Pain went through her, but she raised her chin and fired back, “I was loyal to you when no other woman would have been. You kept me prisoner. You fired me from the job I loved. When you took Lindsey in my place I should have left you. But it wasn’t until I saw what you did to my father...”

“Ah, yes, your sainted father.” He gave a harsh laugh. “Those papers you found, Anna, what did they prove? That I withdrew all financial support from your father’s company?”

“Yes. Just when he needed you most. He’d been doing so well, finally getting the company back on its feet, but just when he needed extra cash to open a new factory in China, to compete in the global market—”

“I withdrew my support because I found out that your father embezzled my investment—millions of dollars. There was no new factory, Anna. He’d laid off most of his workers in New York, leaving Rostoff Textiles nothing more than a shell. He used my investment to buy cars and houses and to pay off his gambling debts to Victor Sinistyn.”

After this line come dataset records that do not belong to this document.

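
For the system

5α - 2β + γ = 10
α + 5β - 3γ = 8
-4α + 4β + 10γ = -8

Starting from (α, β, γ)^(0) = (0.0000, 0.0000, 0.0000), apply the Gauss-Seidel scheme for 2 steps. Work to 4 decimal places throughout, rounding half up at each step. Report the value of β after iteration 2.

0.7968

Iteration 1:
  α = (10 - (-2)·0.0000 - (1)·0.0000) / (5) = 2.0000
  β = (8 - (1)·2.0000 - (-3)·0.0000) / (5) = 1.2000
  γ = (-8 - (-4)·2.0000 - (4)·1.2000) / (10) = -0.4800
Iteration 2:
  α = (10 - (-2)·1.2000 - (1)·-0.4800) / (5) = 2.5760
  β = (8 - (1)·2.5760 - (-3)·-0.4800) / (5) = 0.7968
  γ = (-8 - (-4)·2.5760 - (4)·0.7968) / (10) = -0.0883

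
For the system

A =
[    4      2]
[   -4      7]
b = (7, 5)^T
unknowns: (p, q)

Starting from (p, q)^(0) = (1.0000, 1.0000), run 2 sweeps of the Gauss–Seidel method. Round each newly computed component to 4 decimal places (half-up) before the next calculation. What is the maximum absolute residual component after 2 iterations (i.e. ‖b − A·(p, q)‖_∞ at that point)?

0.2450

Iteration 1:
  p = (7 - (2)·1.0000) / (4) = 1.2500
  q = (5 - (-4)·1.2500) / (7) = 1.4286
Iteration 2:
  p = (7 - (2)·1.4286) / (4) = 1.0357
  q = (5 - (-4)·1.0357) / (7) = 1.3061
Residual b − A·x = (0.2450, 0.0001); ∞-norm = 0.2450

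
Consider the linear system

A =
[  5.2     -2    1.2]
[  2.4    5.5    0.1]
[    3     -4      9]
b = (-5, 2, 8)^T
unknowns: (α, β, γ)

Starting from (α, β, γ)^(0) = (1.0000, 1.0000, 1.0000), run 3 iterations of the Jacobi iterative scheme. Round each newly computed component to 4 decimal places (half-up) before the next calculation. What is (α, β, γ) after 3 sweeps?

(-0.9510, 0.8789, 1.6082)

Iteration 1:
  α = (-5 - (-2)·1.0000 - (1.2)·1.0000) / (5.2) = -0.8077
  β = (2 - (2.4)·1.0000 - (0.1)·1.0000) / (5.5) = -0.0909
  γ = (8 - (3)·1.0000 - (-4)·1.0000) / (9) = 1.0000
Iteration 2:
  α = (-5 - (-2)·-0.0909 - (1.2)·1.0000) / (5.2) = -1.2273
  β = (2 - (2.4)·-0.8077 - (0.1)·1.0000) / (5.5) = 0.6979
  γ = (8 - (3)·-0.8077 - (-4)·-0.0909) / (9) = 1.1177
Iteration 3:
  α = (-5 - (-2)·0.6979 - (1.2)·1.1177) / (5.2) = -0.9510
  β = (2 - (2.4)·-1.2273 - (0.1)·1.1177) / (5.5) = 0.8789
  γ = (8 - (3)·-1.2273 - (-4)·0.6979) / (9) = 1.6082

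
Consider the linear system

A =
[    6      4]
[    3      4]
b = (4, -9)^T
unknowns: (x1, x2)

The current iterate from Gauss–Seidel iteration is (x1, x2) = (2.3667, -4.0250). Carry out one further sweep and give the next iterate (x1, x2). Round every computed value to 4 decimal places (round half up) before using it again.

One sweep:
  x1 = (4 - (4)·-4.0250) / (6) = 3.3500
  x2 = (-9 - (3)·3.3500) / (4) = -4.7625

(3.3500, -4.7625)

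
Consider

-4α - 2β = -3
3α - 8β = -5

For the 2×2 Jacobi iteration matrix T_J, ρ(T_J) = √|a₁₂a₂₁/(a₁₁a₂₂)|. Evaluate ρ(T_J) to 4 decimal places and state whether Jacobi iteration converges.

a₁₂a₂₁/(a₁₁a₂₂) = (-2)·(3) / ((-4)·(-8)) = -0.187500
ρ = √|-0.187500| = √0.187500 = 0.4330
ρ < 1, so Jacobi converges

0.4330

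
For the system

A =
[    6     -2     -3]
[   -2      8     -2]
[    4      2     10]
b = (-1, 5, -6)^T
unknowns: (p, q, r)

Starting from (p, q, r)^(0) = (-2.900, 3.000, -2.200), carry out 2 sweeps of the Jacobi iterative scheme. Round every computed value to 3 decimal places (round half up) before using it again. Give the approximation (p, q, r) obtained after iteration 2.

Iteration 1:
  p = (-1 - (-2)·3.000 - (-3)·-2.200) / (6) = -0.267
  q = (5 - (-2)·-2.900 - (-2)·-2.200) / (8) = -0.650
  r = (-6 - (4)·-2.900 - (2)·3.000) / (10) = -0.040
Iteration 2:
  p = (-1 - (-2)·-0.650 - (-3)·-0.040) / (6) = -0.403
  q = (5 - (-2)·-0.267 - (-2)·-0.040) / (8) = 0.548
  r = (-6 - (4)·-0.267 - (2)·-0.650) / (10) = -0.363

(-0.403, 0.548, -0.363)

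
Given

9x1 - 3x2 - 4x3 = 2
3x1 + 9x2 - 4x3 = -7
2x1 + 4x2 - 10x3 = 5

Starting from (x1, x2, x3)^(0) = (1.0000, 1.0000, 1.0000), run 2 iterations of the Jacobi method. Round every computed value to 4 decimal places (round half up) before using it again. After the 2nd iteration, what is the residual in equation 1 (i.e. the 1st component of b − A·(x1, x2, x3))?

Iteration 1:
  x1 = (2 - (-3)·1.0000 - (-4)·1.0000) / (9) = 1.0000
  x2 = (-7 - (3)·1.0000 - (-4)·1.0000) / (9) = -0.6667
  x3 = (5 - (2)·1.0000 - (4)·1.0000) / (-10) = 0.1000
Iteration 2:
  x1 = (2 - (-3)·-0.6667 - (-4)·0.1000) / (9) = 0.0444
  x2 = (-7 - (3)·1.0000 - (-4)·0.1000) / (9) = -1.0667
  x3 = (5 - (2)·1.0000 - (4)·-0.6667) / (-10) = -0.5667
Residual b − A·x = (-3.8665, 0.2003, 3.5110)

-3.8665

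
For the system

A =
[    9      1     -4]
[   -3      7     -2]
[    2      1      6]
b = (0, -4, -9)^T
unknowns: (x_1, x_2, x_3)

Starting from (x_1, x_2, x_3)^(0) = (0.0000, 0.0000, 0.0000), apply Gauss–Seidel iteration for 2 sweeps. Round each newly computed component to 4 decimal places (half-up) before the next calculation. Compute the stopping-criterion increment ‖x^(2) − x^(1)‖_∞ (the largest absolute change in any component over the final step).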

“No.” A knife-stab went through her heart. “It can’t be true.” But even as she spoke the words she remembered her father’s frenetic spending in those days. He’d stopped pressuring her to marry Victor, and instead had suddenly been prosperous, buying a Ferrari for himself, diamonds for Mother and that crumbling old palace in Russia. He wanted to remind the world of their royalty, he’d said, that the Rostoffs were still better than anyone.

“I didn’t tell you,” Nikos continued, “or press charges, because I was trying to protect you. I cut off his lines of credit and informed the banks that I was no longer responsible. If he’d just asked me for the money I would have given it to him, for your sake. But he stole from me. I couldn’t allow that to continue.”

She turned to stare blindly at a nearby gold and lacquer globe. Turning the smooth surface of the world, her fingers rested near St. Petersburg. She wished with all her heart that she was still there, in the dark, cold, crumbling palace without a ruble to her name. She wished Nikos had never found her and dragged her back to luxury. Russia was numb peace compared to this hell.

“And so he went bankrupt. Then died from the shame of it.” She closed her eyes, fighting back tears.

“He was weak. And a coward to leave his family behind.” She felt his hand on her shoulder as he brushed back her hair with his thick fingers. “I’m done protecting you from the truth. You stole from me. Just like him.”

Barely controlling her body’s involuntary tremble at his touch, she blinked fast, struggling to contain tears that threatened to spill over her lashes. She pressed her nails hard against her palms. If he sees me cry, I’ll kill myself.

“I hate you,” she whispered.

His grip on her shoulder tightened. “Good. We’re even.”

“Let me go.”

Pressing her back against the wall of leather-bound books, he ran his hand along the bare flesh of her arm. “You chose to come back with me. Did you think it would cost you nothing?”

Heaven help her, but even now, hating him, she wanted to run her hands along his back, to touch the strength of his muscles and the warmth of his skin. She wanted to lace her fingers through the curls of his short dark hair and pull him down to her, to taste the sweet hardness of his mouth.